La rottura sulla candidatura Meloni non è la prova della resistenza ideologica di Berlusconi alla lepenizzazione della destra italiana. È la presa d'atto che, nella destra lepenizzata e raccolta attorno ai nuovi masanielli della frustrazione popolare, a dare le carte e ad avere l'ultima parola non può più essere il Cav., che si porta peraltro appresso, con il peso di un ventennio di politica logorante, anche quello di interessi finanziari ed editoriali sempre meno "dominanti" e bisognosi di alleanze interne e internazionali.

Non si può dire invece che la svolta moderata svelerebbe una sorta di dispetto per la piega populista presa dal centro-destro italiano, visto che di quella piega - su tutti i temi che contano: economici, sociali, civili e internazionali - è stato responsabile e attore per primo lo stesso Berlusconi, quando prendendo congedo dalla scommessa di governo (ben prima del commissariamento e della resa di fine 2011) scelse di coltivare la retorica recriminatoria e vittimistica del "complotto contro l'Italia", per scaricare il peso del suo fallimento e per occupare direttamente quello spazio che vedeva aprirsi a destra della destra europea.

Salvini e la Meloni sono due figli legittimi di questa strategia, che Berlusconi ha programmaticamente perseguito, ma non dominato. I mostri cui i due giovani leader "immoderati" addebitano le difficoltà italiane sono gli stessi - la Merkel, l'Europa, le élite finanziarie internazionali - a cui Berlusconi ha imputato l'usurpazione del suo scettro da parte di Mario Monti, descritto per anni da giornali e tv berlusconiane come il mandatario dei poteri forti e il commissario liquidatore della democrazia italiana, in combutta con Washington, Berlino e Bruxelles. Berlusconi non sta affatto stretto nella retorica nazionalista anti-europea e anti-occidentale di Meloni e Salvini. Sta stretto, anche psicologicamente, in un centro-destra che non è più "suo", se non in una misura sempre più residuale e con un elettorato sempre meno disposto a riconoscergli un ruolo decisivo.

Questa condizione di minorità ha aperto a Berlusconi una prospettiva più promettente, anche per arginare il collasso di voti di Forza Italia: quella di riposizionare al centro le truppe residue e di giocare in proprio una partita che non può più essere maggioritaria, ma che potrebbe non essere irrilevante, se Berlusconi riuscisse a tenere in piedi, anche in vista della prossima legislatura, una opposizione "dialogante" con il PD renziano.
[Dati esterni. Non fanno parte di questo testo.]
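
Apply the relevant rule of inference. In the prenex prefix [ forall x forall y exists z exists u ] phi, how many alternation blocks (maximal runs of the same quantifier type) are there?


Quantifier-type sequence: A A E E  (A=forall, E=exists)
Group into maximal same-type runs:
  Ax2 | Ex2
Number of blocks = 2

2


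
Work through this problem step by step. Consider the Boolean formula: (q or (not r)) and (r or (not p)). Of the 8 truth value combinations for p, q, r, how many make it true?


Evaluate all 8 assignments for p, q, r:
p=0, q=0, r=0: 1
p=0, q=0, r=1: 0
p=0, q=1, r=0: 1
p=0, q=1, r=1: 1
p=1, q=0, r=0: 0
p=1, q=0, r=1: 0
p=1, q=1, r=0: 0
p=1, q=1, r=1: 1
Satisfying count = 4

4


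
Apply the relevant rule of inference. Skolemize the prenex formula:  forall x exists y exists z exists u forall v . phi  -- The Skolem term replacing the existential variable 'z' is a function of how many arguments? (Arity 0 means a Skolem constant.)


Quantifier prefix: forall x exists y exists z exists u forall v
'z' is existentially quantified at position 3.
Universal variables preceding it: x
Skolem function arity = 1

1


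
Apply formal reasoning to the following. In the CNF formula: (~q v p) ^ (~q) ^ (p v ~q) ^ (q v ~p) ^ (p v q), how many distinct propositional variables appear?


Identify each variable that appears in the formula.
Variables found: p, q
Count = 2

2


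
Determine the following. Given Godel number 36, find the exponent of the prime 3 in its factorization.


Factorize 36 by dividing by 3 repeatedly.
Division steps: 3 divides 36 exactly 2 time(s).
Exponent of 3 = 2

2


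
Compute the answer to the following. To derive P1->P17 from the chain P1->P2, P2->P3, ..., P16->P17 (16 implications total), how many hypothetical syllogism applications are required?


With 16 implications in a chain connecting 17 propositions:
P1->P2, P2->P3, ..., P16->P17
Steps needed = (number of implications) - 1 = 16 - 1 = 15

15


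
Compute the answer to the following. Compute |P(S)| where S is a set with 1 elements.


The power set of a set with n elements has 2^n elements.
|P(S)| = 2^1 = 2

2


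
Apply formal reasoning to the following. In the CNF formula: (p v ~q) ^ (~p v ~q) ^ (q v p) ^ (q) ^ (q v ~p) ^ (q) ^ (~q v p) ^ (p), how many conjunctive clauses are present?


A CNF formula is a conjunction of clauses.
Clauses are separated by ^.
Counting the conjuncts: 8 clauses.

8


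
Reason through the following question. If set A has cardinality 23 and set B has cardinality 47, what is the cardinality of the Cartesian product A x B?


The Cartesian product A x B contains all ordered pairs (a, b).
|A x B| = |A| * |B| = 23 * 47 = 1081

1081


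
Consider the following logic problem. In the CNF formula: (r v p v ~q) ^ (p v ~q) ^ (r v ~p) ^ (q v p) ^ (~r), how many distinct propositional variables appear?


Identify each variable that appears in the formula.
Variables found: p, q, r
Count = 3

3


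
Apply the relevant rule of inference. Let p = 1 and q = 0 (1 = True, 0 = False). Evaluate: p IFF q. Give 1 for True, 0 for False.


p = 1, q = 0
Operation: p IFF q
Evaluate: 1 IFF 0 = 0

0


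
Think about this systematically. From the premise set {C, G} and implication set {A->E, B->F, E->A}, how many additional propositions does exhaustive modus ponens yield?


Initial facts: {C, G}
Apply modus ponens to closure:
  (no implication fires)
Final known: {C, G}
New propositions: {(none)}
Count = 0

0


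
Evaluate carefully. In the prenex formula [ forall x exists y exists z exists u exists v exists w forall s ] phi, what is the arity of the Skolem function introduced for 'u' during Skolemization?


Quantifier prefix: forall x exists y exists z exists u exists v exists w forall s
'u' is existentially quantified at position 4.
Universal variables preceding it: x
Skolem function arity = 1

1


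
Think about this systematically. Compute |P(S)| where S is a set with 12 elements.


The power set of a set with n elements has 2^n elements.
|P(S)| = 2^12 = 4096

4096


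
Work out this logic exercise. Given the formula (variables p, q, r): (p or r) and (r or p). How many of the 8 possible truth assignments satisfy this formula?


Evaluate all 8 assignments for p, q, r:
p=0, q=0, r=0: 0
p=0, q=0, r=1: 1
p=0, q=1, r=0: 0
p=0, q=1, r=1: 1
p=1, q=0, r=0: 1
p=1, q=0, r=1: 1
p=1, q=1, r=0: 1
p=1, q=1, r=1: 1
Satisfying count = 6

6


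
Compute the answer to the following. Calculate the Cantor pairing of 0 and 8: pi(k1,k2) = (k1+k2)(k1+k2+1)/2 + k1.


k1 + k2 = 8
(k1+k2)(k1+k2+1)/2 = 8 * 9 / 2 = 36
pi = 36 + 0 = 36

36


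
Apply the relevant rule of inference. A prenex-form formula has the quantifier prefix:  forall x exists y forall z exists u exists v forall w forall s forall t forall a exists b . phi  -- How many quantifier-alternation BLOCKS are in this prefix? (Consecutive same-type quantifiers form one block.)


Quantifier-type sequence: A E A E E A A A A E  (A=forall, E=exists)
Group into maximal same-type runs:
  Ax1 | Ex1 | Ax1 | Ex2 | Ax4 | Ex1
Number of blocks = 6

6


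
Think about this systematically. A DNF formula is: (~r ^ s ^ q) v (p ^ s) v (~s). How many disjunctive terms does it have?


A DNF formula is a disjunction of terms (conjunctions).
Terms are separated by v.
Counting the disjuncts: 3 terms.

3


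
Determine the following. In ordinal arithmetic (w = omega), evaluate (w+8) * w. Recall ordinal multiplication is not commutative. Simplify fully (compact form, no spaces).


Compute (w+8) * w.
Ordinal * is associative and left-distributive over +, but NOT commutative; for finite n>1, n*w = w but w*n stays w*n.
(w+8) * w = sup{(w+8)*k : k<w} = sup{w*k+8} = w^2 (the +8 tail is absorbed in the limit).
Result = w^2

w^2


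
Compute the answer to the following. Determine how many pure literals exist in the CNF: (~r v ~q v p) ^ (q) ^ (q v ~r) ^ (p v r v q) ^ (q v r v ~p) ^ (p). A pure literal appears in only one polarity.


Check each variable for pure literal status:
p: mixed (not pure)
q: mixed (not pure)
r: mixed (not pure)
Pure literal count = 0

0


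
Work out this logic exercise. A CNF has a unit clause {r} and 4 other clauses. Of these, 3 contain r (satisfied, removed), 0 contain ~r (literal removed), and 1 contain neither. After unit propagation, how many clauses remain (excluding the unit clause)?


Satisfied (removed): 3
Shortened (remain): 0
Unchanged (remain): 1
Remaining = 0 + 1 = 1

1


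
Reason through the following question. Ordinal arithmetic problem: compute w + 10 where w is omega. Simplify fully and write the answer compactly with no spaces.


Compute w + 10.
Ordinal + is associative but NOT commutative; for finite n>0, n + w = w but w + n stays w+n.
w + 10 is already in normal form (a successor ordinal beyond w).
Result = w+10

w+10


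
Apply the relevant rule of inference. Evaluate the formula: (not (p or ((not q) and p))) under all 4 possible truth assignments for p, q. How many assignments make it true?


Check all 4 assignments:
p=0, q=0: 1
p=0, q=1: 1
p=1, q=0: 0
p=1, q=1: 0
Count of True = 2

2


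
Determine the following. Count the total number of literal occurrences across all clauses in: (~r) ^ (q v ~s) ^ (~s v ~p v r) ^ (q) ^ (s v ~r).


Counting literals in each clause:
Clause 1: 1 literal(s)
Clause 2: 2 literal(s)
Clause 3: 3 literal(s)
Clause 4: 1 literal(s)
Clause 5: 2 literal(s)
Total = 9

9


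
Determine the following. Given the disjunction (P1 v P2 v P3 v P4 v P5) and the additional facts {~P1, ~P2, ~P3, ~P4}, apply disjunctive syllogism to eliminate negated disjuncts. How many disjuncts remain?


Original disjuncts (5): P1, P2, P3, P4, P5
Negated (eliminate): ~P1, ~P2, ~P3, ~P4
Remaining disjuncts: P5
Count = 5 - 4 = 1

1


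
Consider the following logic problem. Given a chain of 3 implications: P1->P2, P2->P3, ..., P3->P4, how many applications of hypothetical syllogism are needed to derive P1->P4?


With 3 implications in a chain connecting 4 propositions:
P1->P2, P2->P3, ..., P3->P4
Steps needed = (number of implications) - 1 = 3 - 1 = 2

2


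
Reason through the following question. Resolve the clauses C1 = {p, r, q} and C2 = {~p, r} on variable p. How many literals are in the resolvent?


Remove p from C1 and ~p from C2.
C1 remainder: {r, q}
C2 remainder: {r}
Union (resolvent): {q, r}
Resolvent has 2 literal(s).

2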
Qualcosa di meno di un nuovo Nazareno, ma anche di meno umiliante del finire arruolato con un rango da ufficiale minore nella destra anti-tutto di Salvini e Meloni.

Di certo, non è questa scelta a battezzare la nascita di una nuova "destra normale", che in Italia, se mai rinascerà, vedrà la luce oltre - e in larghissima misura contro - i camuffamenti e i trasformismi del Berlusconi solitario y final.